Sure. So I mean, GenAI is real, and it's tremendously powerful to see and to experience. I think we're all trying to figure out what does that actually mean. Like, you know, does that mean less jobs? Does that mean more work? Does that mean more sophisticated systems? What does it mean? But it's definitely. I mean, there's no doubt it's here. We took a different angle on you know, and if we are right, we think it will be a very differentiated approach to how to leverage GenAI, which was we went right at the problem, the reason why our clients are only 15%-20% on cloud. The reason why that is they have very complicated, very sophisticated legacy environments, many of which have risk and compliance challenges, and they wanna get those to something modern.

Kevin Kumar
VP, Goldman Sachs

Yeah.

Ken Stillwell
COO and CFO, Pegasystems

But it just takes a lot of resources. So what we did was we said, if we can use GenAI to leverage the library of best practices that we have, to be able to show clients in a very simple way, how they could envision the future state of their legacy applications, and quick start them to an actual production-ready application, such that they didn't have to spend a year or two years implementing that application. They could focus on data migration and APIs, integrate and testing, that we felt like that would help clients accelerate faster than they've been able to accelerate.

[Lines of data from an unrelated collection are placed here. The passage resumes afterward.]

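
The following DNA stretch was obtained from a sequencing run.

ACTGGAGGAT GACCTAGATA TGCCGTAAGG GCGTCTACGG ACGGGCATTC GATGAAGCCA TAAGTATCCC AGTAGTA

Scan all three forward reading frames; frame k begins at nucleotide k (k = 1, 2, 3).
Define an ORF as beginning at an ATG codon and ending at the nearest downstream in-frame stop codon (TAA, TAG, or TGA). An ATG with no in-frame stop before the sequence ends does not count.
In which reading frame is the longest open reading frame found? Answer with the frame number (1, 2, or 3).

Frame 1: ACT GGA GGA TGA CCT AGA TAT GCC GTA AGG GCG TCT ACG GAC GGG CAT TCG ATG AAG CCA TAA GTA TCC CAG TAG — ATG at 52, stop TAA at 61 → 12 nt.
Frame 2: CTG GAG GAT GAC CTA GAT ATG CCG TAA GGG CGT CTA CGG ACG GGC ATT CGA TGA AGC CAT AAG TAT CCC AGT AGT — ATG at 20, stop TAA at 26 → 9 nt.
Frame 3: TGG AGG ATG ACC TAG ATA TGC CGT AAG GGC GTC TAC GGA CGG GCA TTC GAT GAA GCC ATA AGT ATC CCA GTA GTA — ATG at 9, stop TAG at 15 → 9 nt.
Longest ORF is 12 nt in frame 1 (positions 52–63).

1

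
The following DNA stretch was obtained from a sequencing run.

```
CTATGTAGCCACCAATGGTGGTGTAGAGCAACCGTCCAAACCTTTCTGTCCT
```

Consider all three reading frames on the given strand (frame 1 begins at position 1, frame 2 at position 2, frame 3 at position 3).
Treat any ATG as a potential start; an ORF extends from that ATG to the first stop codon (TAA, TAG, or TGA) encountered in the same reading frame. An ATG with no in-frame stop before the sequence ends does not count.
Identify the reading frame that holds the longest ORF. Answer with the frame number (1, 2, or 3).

3

Frame 1: CTA TGT AGC CAC CAA TGG TGG TGT AGA GCA ACC GTC CAA ACC TTT CTG TCC — no ATG→stop ORF.
Frame 2: TAT GTA GCC ACC AAT GGT GGT GTA GAG CAA CCG TCC AAA CCT TTC TGT CCT — no ATG→stop ORF.
Frame 3: ATG TAG CCA CCA ATG GTG GTG TAG AGC AAC CGT CCA AAC CTT TCT GTC — ATG at 3, stop TAG at 6 → 6 nt; ATG at 15, stop TAG at 24 → 12 nt.
Longest ORF is 12 nt in frame 3 (positions 15–26).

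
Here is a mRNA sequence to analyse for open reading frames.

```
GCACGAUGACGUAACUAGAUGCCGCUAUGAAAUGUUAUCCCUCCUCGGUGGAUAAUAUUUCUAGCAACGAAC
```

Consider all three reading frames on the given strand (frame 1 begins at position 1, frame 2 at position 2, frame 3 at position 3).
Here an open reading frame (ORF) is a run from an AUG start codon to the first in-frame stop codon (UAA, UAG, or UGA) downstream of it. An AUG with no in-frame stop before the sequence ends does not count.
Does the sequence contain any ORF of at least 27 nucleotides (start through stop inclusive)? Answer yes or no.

no

Frame 1: GCA CGA UGA CGU AAC UAG AUG CCG CUA UGA AAU GUU AUC CCU CCU CGG UGG AUA AUA UUU CUA GCA ACG AAC — AUG at 19, stop UGA at 28 → 12 nt.
Frame 2: CAC GAU GAC GUA ACU AGA UGC CGC UAU GAA AUG UUA UCC CUC CUC GGU GGA UAA UAU UUC UAG CAA CGA — AUG at 32, stop UAA at 53 → 24 nt.
Frame 3: ACG AUG ACG UAA CUA GAU GCC GCU AUG AAA UGU UAU CCC UCC UCG GUG GAU AAU AUU UCU AGC AAC GAA — AUG at 6, stop UAA at 12 → 9 nt.
Largest ORF found is 24 nucleotides < 27, so no.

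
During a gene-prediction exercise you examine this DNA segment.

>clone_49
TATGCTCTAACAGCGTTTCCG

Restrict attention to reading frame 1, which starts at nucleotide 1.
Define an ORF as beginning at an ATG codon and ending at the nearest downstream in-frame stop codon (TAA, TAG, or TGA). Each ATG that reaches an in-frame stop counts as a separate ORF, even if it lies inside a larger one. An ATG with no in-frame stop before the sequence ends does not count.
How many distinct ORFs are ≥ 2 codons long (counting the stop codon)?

Frame 1: TAT GCT CTA ACA GCG TTT CCG — no ATG→stop ORF.
No ORF reaches 2 codons. Count = 0.

0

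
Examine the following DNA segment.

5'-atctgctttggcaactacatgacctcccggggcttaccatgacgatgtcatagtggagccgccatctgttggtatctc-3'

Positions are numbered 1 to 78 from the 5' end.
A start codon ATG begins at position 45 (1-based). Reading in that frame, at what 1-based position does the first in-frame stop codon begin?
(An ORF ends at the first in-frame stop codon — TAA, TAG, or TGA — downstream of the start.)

51

Codons from position 45: ATG (45–47), TCA (48–50), TAG (51–53).
TAG is a stop codon; it begins at position 51.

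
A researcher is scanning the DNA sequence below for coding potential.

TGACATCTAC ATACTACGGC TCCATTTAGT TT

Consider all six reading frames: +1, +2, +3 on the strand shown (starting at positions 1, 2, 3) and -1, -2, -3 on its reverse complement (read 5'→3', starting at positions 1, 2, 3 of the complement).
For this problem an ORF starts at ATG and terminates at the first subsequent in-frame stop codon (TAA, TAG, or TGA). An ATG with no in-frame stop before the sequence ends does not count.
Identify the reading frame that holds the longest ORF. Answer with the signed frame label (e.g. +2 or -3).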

And the early feedback that we've received from our clients, from our partners, you know, and quite frankly, from our teams in that selling process, is that, you know, our clients are blown away by it and have not seen anybody else take an approach like that. Now, where it manifests itself into actual results is when we actually are able to convert transformations that wouldn't have otherwise happened, right? If a transformation was already gonna happen, that's maybe it's faster, but that's not the same impact as actually helping clients transform where they otherwise wouldn't have. And we've got a significant amount of our pipe is tied to actually involvement with Blueprint. We've got partners that have used Blueprint and closed deals, like, in a matter of days, right, on getting kind of, you know, first momentum around new solutions.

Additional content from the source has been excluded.